Para garantir que não estamos apenas aumentando os lucros, podemos seguir o conselho de Weber e seus colegas, que defendem limitar os aumentos de preços das principais commodities, o que restringiria a especulação e ajudaria a estabilizar a inflação. Candidatos óbvios para controle de preços incluiriam contas de serviços públicos – particularmente energia e gás – assim como combustível, transporte e alimentação.

Além disso, os governos devem agir para congelar tanto os aluguéis quanto os pagamentos de hipotecas. Os Verdes fizeram do congelamento do aluguel uma demanda importante tanto no nível estadual quanto no federal, aumentando a pressão sobre o ALP. No entanto, um congelamento nos pagamentos de hipotecas é igualmente crucial. Pagamentos disparados podem levar a inadimplência em massa de hipotecas. Se isso acontecer, os preços das casas podem cair a um ponto em que são muito mais baixos do que as hipotecas devidas. O resultado para as pessoas inadimplentes seria a falta de moradia e uma dívida substancial. Ao mesmo tempo, uma rápida queda de preço desencadeada por um excesso de inadimplência de hipotecas encorajaria os capitalistas abutres que podem arcar com os custos dos empréstimos a comprar moradias baratas enquanto o mercado está deprimido.

Os críticos ecoarão o comentário da ex-primeira-ministra do Reino Unido, Theresa May, de que “não existe uma árvore mágica do dinheiro” para argumentar que o orçamento federal – ainda se recuperando da pandemia – não pode absorver gastos sociais adicionais.
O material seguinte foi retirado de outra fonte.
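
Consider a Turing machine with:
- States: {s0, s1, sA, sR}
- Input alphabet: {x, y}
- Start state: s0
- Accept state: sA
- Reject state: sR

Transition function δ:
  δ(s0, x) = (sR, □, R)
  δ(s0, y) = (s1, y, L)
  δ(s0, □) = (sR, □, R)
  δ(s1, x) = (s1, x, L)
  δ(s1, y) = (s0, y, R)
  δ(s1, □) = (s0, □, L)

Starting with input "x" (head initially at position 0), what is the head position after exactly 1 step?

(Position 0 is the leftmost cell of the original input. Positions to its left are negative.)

Execution trace (head position shown):
Step 0: [s0]x  (head at position 0)
Step 1: move right → □[sR]□  (head at position 1)

After 1 step, the head is at position 1.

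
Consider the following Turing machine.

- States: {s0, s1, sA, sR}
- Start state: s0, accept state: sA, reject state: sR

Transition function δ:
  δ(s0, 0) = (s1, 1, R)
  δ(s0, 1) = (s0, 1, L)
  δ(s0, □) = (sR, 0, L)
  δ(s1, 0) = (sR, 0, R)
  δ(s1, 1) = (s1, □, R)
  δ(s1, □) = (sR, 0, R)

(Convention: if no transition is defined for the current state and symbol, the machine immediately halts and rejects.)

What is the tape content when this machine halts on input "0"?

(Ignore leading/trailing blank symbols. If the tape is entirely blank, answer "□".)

Execution trace:
Initial: [s0]0
Step 1: δ(s0, 0) = (s1, 1, R) → 1[s1]□
Step 2: δ(s1, □) = (sR, 0, R) → 10[sR]□

The machine reaches the reject state sR and halts.

Final tape (ignoring leading/trailing blanks): 10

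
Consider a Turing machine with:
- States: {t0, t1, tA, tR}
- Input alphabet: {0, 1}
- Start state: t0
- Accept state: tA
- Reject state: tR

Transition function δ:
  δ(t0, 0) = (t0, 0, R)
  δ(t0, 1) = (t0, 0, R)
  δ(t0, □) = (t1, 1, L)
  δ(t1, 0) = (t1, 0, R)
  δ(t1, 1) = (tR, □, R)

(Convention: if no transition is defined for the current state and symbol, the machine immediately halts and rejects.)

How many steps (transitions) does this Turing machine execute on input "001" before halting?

Execution trace:
Initial: [t0]001
Step 1: δ(t0, 0) = (t0, 0, R) → 0[t0]01
Step 2: δ(t0, 0) = (t0, 0, R) → 00[t0]1
Step 3: δ(t0, 1) = (t0, 0, R) → 000[t0]□
Step 4: δ(t0, □) = (t1, 1, L) → 00[t1]01
Step 5: δ(t1, 0) = (t1, 0, R) → 000[t1]1
Step 6: δ(t1, 1) = (tR, □, R) → 000□[tR]□

The machine reaches the reject state tR and halts.

The machine executed 6 steps before halting.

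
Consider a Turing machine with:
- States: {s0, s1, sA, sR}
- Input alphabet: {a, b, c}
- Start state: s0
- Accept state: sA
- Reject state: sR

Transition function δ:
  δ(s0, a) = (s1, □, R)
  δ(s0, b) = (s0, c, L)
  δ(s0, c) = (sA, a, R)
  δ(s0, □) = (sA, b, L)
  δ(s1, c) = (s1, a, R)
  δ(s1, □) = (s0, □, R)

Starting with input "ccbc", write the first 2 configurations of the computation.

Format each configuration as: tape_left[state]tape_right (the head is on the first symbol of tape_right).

Transitions applied:
Step 1: δ(s0, c) = (sA, a, R)

The first 2 configurations are:
[s0]ccbc ⊢ a[sA]cbc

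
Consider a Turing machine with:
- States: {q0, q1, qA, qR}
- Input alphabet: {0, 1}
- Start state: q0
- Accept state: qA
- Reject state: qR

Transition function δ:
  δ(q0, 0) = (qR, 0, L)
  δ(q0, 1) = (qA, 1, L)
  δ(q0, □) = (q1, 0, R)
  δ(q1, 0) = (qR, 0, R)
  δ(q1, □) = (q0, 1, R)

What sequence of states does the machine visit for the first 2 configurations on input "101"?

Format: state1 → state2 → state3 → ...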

Isto está errado. Como dizem os economistas John Christensen e Nicholas Shaxson, “existe uma árvore mágica do dinheiro. . . uma versão disso seria paraísos fiscais, empresas multinacionais e os mega-ricos”.

Especificamente, a pesquisa do Australian Institute indica que, nos últimos sete anos, cinco dos seis principais exportadores de gás não pagaram impostos sobre US$ 138 bilhões em receita. Na verdade, isso faz parte de um problema contínuo que tem visto grandes corporações evitarem obrigações fiscais em vários países. Além de tornar as regulamentações mais rígidas, uma solução potencialmente simples seria introduzir impostos inesperados sobre os lucros que se expandiram como resultado de aumentos de custos além das pressões inflacionárias reais.

De fato, ao limitar a ganância e a inflação, os impostos inesperados poderiam ajudar a reduzir os preços ao consumidor e limitar a extensão da necessidade de subsídios à renda.

Além disso, há uma árvore mágica do dinheiro ainda mais óbvia: o terceiro estágio dos cortes de impostos originalmente introduzidos pelo antigo governo liberal de Scott Morrison. Esses cortes beneficiam principalmente os assalariados de alta renda e, se os trabalhistas os cancelarem, a medida reterá cerca de US$ 238 bilhões extras em receita do governo nos próximos dez anos.

Claro, é cada vez mais aparente que, como os governos neoliberais em outros lugares, o governo trabalhista albanês não tem intenção de priorizar os interesses dos trabalhadores sobre os lucros corporativos. Mas este não é o ponto de levantar essas demandas. Nos últimos seis meses, os Verdes provaram que podem construir o apoio popular por trás de políticas que identificam os problemas reais que os trabalhadores e os pobres enfrentam e propõem soluções reais e imediatas para eles.

Se o movimento sindical também fizesse campanha em torno de políticas redistributivas, isso não apenas aumentaria a pressão sobre o governo, mas também ajudaria os sindicatos a reconstruir seu poder recrutando e mobilizando membros.